Renovating Watts and Strogatz Random Graph Generation by a Sequential Approach

Abstract

Numerous data intensive applications call for generating gigantic random graphs. The Watts-Strogatz model is well noted as a fundamental, versatile yet simple random graph model. The Watts-Strogatz model simulates the “small world” phenomenon in real-world graphs that includes short average path lengths and high clustering. However, the existing algorithms for the Watts-Strogatz model are not scalable. This study proposes a sequential algorithm termed ZWS that generates exact Watts-Strogatz graphs with fewer iterations than the state-of-the-art Watts-Strogatz algorithm and therefore faster.
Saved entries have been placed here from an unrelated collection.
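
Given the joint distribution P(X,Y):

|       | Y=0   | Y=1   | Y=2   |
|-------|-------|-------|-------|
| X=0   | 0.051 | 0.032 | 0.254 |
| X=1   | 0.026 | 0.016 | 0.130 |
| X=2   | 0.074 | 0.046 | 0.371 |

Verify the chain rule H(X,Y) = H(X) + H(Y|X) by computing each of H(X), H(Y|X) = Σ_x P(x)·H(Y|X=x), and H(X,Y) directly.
H(X) = 1.4695 bits, H(Y|X) = 1.0386 bits, H(X,Y) = 2.5081 bits

Marginal of X (row sums):
  P(X=0) = 0.051 + 0.032 + 0.254 = 0.337
  P(X=1) = 0.026 + 0.016 + 0.130 = 0.172
  P(X=2) = 0.074 + 0.046 + 0.371 = 0.491
H(X) = -[0.337·log₂(0.337) + 0.172·log₂(0.172) + 0.491·log₂(0.491)]
  = 0.5288 + 0.4368 + 0.5039 = 1.4695 bits

H(Y|X) = Σ_x P(x)·H(Y|X=x):
  X=0: P(X=0) = 0.337, P(Y|X=0) = (51/337, 32/337, 254/337) → H(Y|X=0) = 1.0422
  X=1: P(X=1) = 0.172, P(Y|X=1) = (13/86, 4/43, 65/86) → H(Y|X=1) = 1.0360
  X=2: P(X=2) = 0.491, P(Y|X=2) = (74/491, 46/491, 371/491) → H(Y|X=2) = 1.0370
H(Y|X) = 0.337·1.0422 + 0.172·1.0360 + 0.491·1.0370 = 1.0386 bits

H(X,Y) = -Σ_{x,y} P(x,y) log₂ P(x,y). Per-cell terms -P(x,y)·log₂P(x,y):
  X=0: 0.2190, 0.1589, 0.5022
  X=1: 0.1369, 0.0955, 0.3826
  X=2: 0.2780, 0.2043, 0.5307
Sum of the 9 terms: H(X,Y) = 2.5081 bits

Chain rule check:
  H(X) + H(Y|X) = 1.4695 + 1.0386 = 2.5081 bits
  H(X,Y) = 2.5081 bits
✓ Chain rule verified.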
Given the so-called edge rewiring probability p (0 ≤ p≤ 1 ) of the Watts-Strogatz model and m neighbouring nodes of v nodes, ZWS needs p× m× v random decisions while the state-of-the-art Watts-Strogatz algorithm needs m× v, such that for large graphs with small probability, ZWS is able to generate Watts-Strogatz graphs with substantially less iterations. However, the less iterations in ZWS requires complex computation which avoids ZWS to achieve its full practical speedup. Therefore, we further improve our solution as PreZWS that enhances ZWS algorithm through pre-computation techniques to substantially speedup the overall generation process practically. Extensive experiments show the efficiency and effectiveness of the proposed scheme, e.g., PreZWS yields average speedup of 2 times over the state-of-the-art algorithm on a single machine.